By the time the Communist Party had been firmly established in the United States, however, it took its outlook on homosexuality from the regressive re-criminalization of homosexuality that emerged in the Soviet Union under Stalin’s leadership. As imperialism continued to surround and isolate and menace the workers’ state, making it harder to build socialism, the grouping that took over the leadership after Lenin’s death retreated from earlier revolutionary positions on many social issues.

Marx stressed that, since the partitioning of society into exploiting and exploited classes, the dominant ideas of any epoch have been the ideas of the owning classes. The bureaucracy Stalin came to personify in the USSR was not a new owning class. But its growth reflected the problems arising from the preponderance of capitalism on a world scale. These problems derived not from an inherent weakness in a socialist, planned economy itself, but from not enough socialism.
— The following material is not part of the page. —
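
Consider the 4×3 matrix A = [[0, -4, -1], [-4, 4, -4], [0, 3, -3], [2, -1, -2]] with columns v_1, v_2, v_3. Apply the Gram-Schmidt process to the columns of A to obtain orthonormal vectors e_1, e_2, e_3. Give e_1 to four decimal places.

e_1 = (0.0000, -0.8944, 0.0000, 0.4472)

v_1 = (0, -4, 0, 2); ‖v_1‖ = 4.4721, so e_1 = (0.0000, -0.8944, 0.0000, 0.4472).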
Under the weight of imperialist pressures and lack of material resources, old divisive prejudices—learned like habits over centuries of life under feudalism and capitalism—crept back in.

In the U.S. during the Cold War, the inability of the CPUSA to take a revolutionary position on same-sex love weakened the communist movement. The capitalist class here seized the opportunity to gay-bait communists and to subversive-bait homosexuals as primary weapons in the Cold War.
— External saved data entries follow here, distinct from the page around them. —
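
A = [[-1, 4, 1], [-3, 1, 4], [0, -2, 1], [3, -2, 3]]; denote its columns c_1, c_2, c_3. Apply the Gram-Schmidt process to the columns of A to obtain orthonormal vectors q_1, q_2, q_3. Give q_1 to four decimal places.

c_1 = (-1, -3, 0, 3); ‖c_1‖ = 4.3589, so q_1 = (-0.2294, -0.6882, 0.0000, 0.6882).

q_1 = (-0.2294, -0.6882, 0.0000, 0.6882)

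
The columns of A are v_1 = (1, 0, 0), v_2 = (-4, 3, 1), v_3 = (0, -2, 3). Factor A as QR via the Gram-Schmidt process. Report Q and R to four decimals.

Q = [[1.0000, 0.0000, 0.0000], [0.0000, 0.9487, -0.3162], [0.0000, 0.3162, 0.9487]], R = [[1.0000, -4.0000, 0.0000], [0.0000, 3.1623, -0.9487], [0.0000, 0.0000, 3.4785]]

q_1 = v_1/‖v_1‖ = (1, 0, 0)/1.0000 = (1.0000, 0.0000, 0.0000).
r_{12} = q_1·v_2 = -4.0000.
u_2 = v_2 + 4.0000·q_1 = (0.0000, 3.0000, 1.0000).
‖u_2‖ = 3.1623, so q_2 = (0.0000, 0.9487, 0.3162).
r_{13} = q_1·v_3 = 0.0000; r_{23} = q_2·v_3 = -0.9487.
u_3 = v_3 + 0.0000·q_1 + 0.9487·q_2 = (0.0000, -1.1000, 3.3000).
‖u_3‖ = 3.4785, so q_3 = (0.0000, -0.3162, 0.9487).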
‘Lifelong friend of the people’

It says a lot about Hay’s character and his commitment to the struggle for a communist future that he put the party ahead of his own life’s struggle. But his attempt to justify his organization’s position on the basis of security really only illuminates how hard it was for him to face the fact that he had to leave the party in order to organize a movement against same-sex oppression and state repression.

The CPUSA leadership didn’t take lightly the loss of Harry Hay, a party educator and theoretician.

Sherman described Hay’s coming out as a gay man to her as “less a shock than an eye-opener,” because it made her think about homosexuality in political terms for the first time.

Timmons explained, “She added that the manner in which he handled it posed a challenge to the Party. For a respected, valued Party member to make such a declaration was ‘something new,’ she said. ‘Nobody knew how to handle it.’”

The paperwork regarding Hay’s membership was taken up on county, state and national levels of the CPUSA before a decision was made.

Hay concluded, “They rejected ‘expulsion,’ and, in honor of my 18 years as a member and 10 years as a teacher and cultural innovator dropped me as ‘a security risk,’” but they added that he would be considered “a life-long friend of the people.” (”Gay American History”)

The CPUSA lost a committed communist from its ranks. And the work that Hay was setting out to accomplish in building a movement for same-sex emancipation, and developing a historical and theoretical understanding of the roots of this form of oppression, had to take place outside the Communist Party.